When a duck came to lunch with a tiger,
and found out that his favorite dish wasn’t fruit and fiber
By EMMA CLARK
PUBLISHED: 14:44 EST, 3 August 2012 | UPDATED: 15:30 EST, 3 August 2012
Patience isn’t something they teach at China’s Heilongjiang Siberian Tiger Park, where dozens of hungry eyes frantically watch visitors as dinner time approaches.
An incredible set of photos shows the critically endangered animals before and during their feast of live chickens, ducks and cows, who attempt in vain to escape the claws of their predators.
Visitors watch from the safety of a viewing platform as the small animals are fed to a group of the tigers visible from the park’s main office or during a safari ride around the park.
It is home to hundreds of Siberian Tigers, the largest of the cat species, which are encouraged to lead a wild lifestyle.
It also acts as the largest breeding centre for the cats in the world, opened after the animal was hunted close to extinction in the 1940s.
Only a few dozen remain in the wild in their native Russia, China and North Korea after they were tracked down for their body parts, used in traditional Chinese medicine.
However over the past 60 years, their numbers have increased to 500.
Visitors can buy chickens for the equivalent of about £10 or £160 for a cow.
The Lonely Planet guide warns: ‘If you don’t think you can handle the spectacle, of cheering locals as much as tigers mauling their prey, consider not taking the ride.’
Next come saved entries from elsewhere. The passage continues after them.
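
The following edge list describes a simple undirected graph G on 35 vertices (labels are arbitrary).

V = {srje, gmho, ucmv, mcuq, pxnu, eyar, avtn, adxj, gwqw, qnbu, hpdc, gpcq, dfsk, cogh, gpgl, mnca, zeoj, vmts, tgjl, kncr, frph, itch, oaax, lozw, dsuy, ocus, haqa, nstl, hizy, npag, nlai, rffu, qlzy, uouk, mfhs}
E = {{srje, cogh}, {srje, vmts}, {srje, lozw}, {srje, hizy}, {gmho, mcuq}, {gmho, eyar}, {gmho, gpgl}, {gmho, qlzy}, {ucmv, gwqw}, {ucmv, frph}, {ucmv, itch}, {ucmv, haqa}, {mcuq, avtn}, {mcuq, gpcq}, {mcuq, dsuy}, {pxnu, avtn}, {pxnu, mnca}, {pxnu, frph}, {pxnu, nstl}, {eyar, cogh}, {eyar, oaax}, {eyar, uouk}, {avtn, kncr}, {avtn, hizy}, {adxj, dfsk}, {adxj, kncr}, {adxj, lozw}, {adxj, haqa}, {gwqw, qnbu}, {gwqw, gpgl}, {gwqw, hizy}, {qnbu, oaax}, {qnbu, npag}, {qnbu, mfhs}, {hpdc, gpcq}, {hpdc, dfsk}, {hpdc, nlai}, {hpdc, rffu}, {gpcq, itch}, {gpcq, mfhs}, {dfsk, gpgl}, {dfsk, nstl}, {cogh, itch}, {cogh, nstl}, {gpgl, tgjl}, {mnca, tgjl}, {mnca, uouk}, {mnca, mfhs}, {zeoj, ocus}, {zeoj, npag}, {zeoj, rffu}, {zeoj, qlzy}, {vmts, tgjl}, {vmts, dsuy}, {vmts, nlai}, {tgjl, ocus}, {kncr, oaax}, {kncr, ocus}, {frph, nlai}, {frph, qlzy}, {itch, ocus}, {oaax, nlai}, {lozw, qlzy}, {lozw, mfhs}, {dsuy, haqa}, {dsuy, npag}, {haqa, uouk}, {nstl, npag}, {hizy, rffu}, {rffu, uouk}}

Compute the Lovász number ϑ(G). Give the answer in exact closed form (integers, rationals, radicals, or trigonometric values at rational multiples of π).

15

N(nlai) = {hpdc, vmts, frph, oaax}, |N(nlai)| = 4.
deg(gpcq) = 4; N(gpcq) = {mcuq, hpdc, itch, mfhs}.
N(cogh) = {srje, eyar, itch, nstl}, |N(cogh)| = 4.
N(tgjl) = {gpgl, mnca, vmts, ocus}, |N(tgjl)| = 4.
35-vertex 4-regular graph: this is K(7,3), the Kneser graph.
The 4 distinct eigenvalues: [4.0, 2.0, -1.0, -3.0].
Lovász (edge-transitive): ϑ = −35·(-3)/((4)−(-3)) = 15.
≈ 15.0000000 (to 7 d.p.).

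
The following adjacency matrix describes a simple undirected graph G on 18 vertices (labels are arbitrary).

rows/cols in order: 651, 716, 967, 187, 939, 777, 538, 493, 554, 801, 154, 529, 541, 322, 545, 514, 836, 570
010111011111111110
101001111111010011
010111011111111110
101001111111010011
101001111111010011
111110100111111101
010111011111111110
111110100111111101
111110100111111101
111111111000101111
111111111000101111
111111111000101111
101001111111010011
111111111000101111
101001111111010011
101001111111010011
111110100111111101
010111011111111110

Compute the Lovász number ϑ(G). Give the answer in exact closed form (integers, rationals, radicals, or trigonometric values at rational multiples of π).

6

Vertex 529 has 14 neighbors: 651, 716, 967, 187, 939, 777, 538, 493, 554, 541, 545, 514, 836, 570.
N(545) = {651, 967, 777, 538, 493, 554, 801, 154, 529, 322, 836, 570}, |N(545)| = 12.
N(801) = {651, 716, 967, 187, 939, 777, 538, 493, 554, 541, 545, 514, 836, 570}, |N(801)| = 14.
N(154) = {651, 716, 967, 187, 939, 777, 538, 493, 554, 541, 545, 514, 836, 570}, |N(154)| = 14.
4 parts of sizes [6, 4, 4, 4]; α(G) = 6 = ϑ (perfect).
= 6.00000000… (decimal).
Lovász sandwich 6 ≤ 6 ≤ 6: collapsed.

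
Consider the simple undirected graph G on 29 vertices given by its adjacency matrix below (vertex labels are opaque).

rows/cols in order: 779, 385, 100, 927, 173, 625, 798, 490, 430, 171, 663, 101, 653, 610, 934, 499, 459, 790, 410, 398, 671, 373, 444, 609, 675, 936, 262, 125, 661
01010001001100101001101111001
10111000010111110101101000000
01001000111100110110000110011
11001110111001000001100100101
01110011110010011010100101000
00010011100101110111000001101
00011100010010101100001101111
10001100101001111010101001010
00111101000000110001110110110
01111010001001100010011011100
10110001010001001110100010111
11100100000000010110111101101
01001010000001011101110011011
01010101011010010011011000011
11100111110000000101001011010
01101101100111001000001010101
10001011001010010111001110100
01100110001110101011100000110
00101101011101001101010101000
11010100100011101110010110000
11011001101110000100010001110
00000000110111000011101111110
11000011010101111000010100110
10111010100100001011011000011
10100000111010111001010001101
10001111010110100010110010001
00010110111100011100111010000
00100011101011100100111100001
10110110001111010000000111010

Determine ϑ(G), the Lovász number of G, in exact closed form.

sqrt(29)

N(459) = {779, 173, 798, 490, 663, 653, 499, 790, 410, 398, 444, 609, 675, 262}, |N(459)| = 14.
N(610) = {385, 927, 625, 490, 171, 663, 653, 499, 410, 398, 373, 444, 125, 661}, |N(610)| = 14.
Vertex 385 has 14 neighbors: 779, 100, 927, 173, 171, 101, 653, 610, 934, 499, 790, 398, 671, 444.
deg(625) = 14; N(625) = {927, 798, 490, 430, 101, 610, 934, 499, 790, 410, 398, 936, 262, 661}.
14-regular, N=29; SR(29,14,6,7) — a Paley graph.
Distinct eigenvalues (to 6 d.p.): [14.0, 2.192582, -3.192582].
λ_max=14, λ_min=-sqrt(29)/2 - 1/2; ϑ = −29·λ_min/(λ_max−λ_min) = sqrt(29).
ϑ(G) ≈ 5.38516481.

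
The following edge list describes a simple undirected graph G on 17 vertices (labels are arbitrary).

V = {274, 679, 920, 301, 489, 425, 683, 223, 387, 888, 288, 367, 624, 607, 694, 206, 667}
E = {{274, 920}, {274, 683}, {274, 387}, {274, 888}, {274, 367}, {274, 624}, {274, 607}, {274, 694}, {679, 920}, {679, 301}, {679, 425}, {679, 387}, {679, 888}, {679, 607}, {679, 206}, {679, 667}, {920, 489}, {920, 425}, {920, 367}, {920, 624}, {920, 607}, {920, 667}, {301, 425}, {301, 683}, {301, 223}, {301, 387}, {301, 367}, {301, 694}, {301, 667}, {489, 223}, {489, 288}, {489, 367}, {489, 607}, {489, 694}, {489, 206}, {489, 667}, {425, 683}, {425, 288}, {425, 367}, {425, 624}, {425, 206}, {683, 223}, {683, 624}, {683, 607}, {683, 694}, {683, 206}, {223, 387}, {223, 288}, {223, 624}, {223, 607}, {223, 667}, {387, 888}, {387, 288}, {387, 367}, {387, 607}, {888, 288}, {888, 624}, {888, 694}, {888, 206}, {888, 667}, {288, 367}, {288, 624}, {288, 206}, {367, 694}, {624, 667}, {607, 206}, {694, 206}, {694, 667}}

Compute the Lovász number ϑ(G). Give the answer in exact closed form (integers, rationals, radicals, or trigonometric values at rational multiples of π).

Vertex 667 has 8 neighbors: 679, 920, 301, 489, 223, 888, 624, 694.
Vertex 387 has 8 neighbors: 274, 679, 301, 223, 888, 288, 367, 607.
N(206) = {679, 489, 425, 683, 888, 288, 607, 694}, |N(206)| = 8.
deg(607) = 8; N(607) = {274, 679, 920, 489, 683, 223, 387, 206}.
Every vertex has degree 8 (N=17); strongly regular (17,8,3,4).
The 3 distinct eigenvalues: [8.0, 1.5616, -2.5616].
With N=17: ϑ(G) = 17·(-(-sqrt(17)/2 - 1/2))/(8−(-sqrt(17)/2 - 1/2)) = sqrt(17).
≈ 4.1231056 (to 7 d.p.).

sqrt(17)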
But the popular attraction of having a photo with a tiger cub was banned the Chinese wildlife conservation and forestry department last month.
The step followed a complaint filed by a resident, surnamed Li who said that visitors to the park were allowed to take pictures with Siberian tiger cubs for 100 yuan, about $16, according to the Huffington Post.
‘The cubs cried miserably, and that’s so pitiful,’ said Li, adding that the cubs would hide behind the tree after being photographed. ‘Obviously, they aren’t willing to do this.’
Some wildlife enthusiasts, however, said the practice was understandable as many animal parks and zoos suffer from a lack of funding.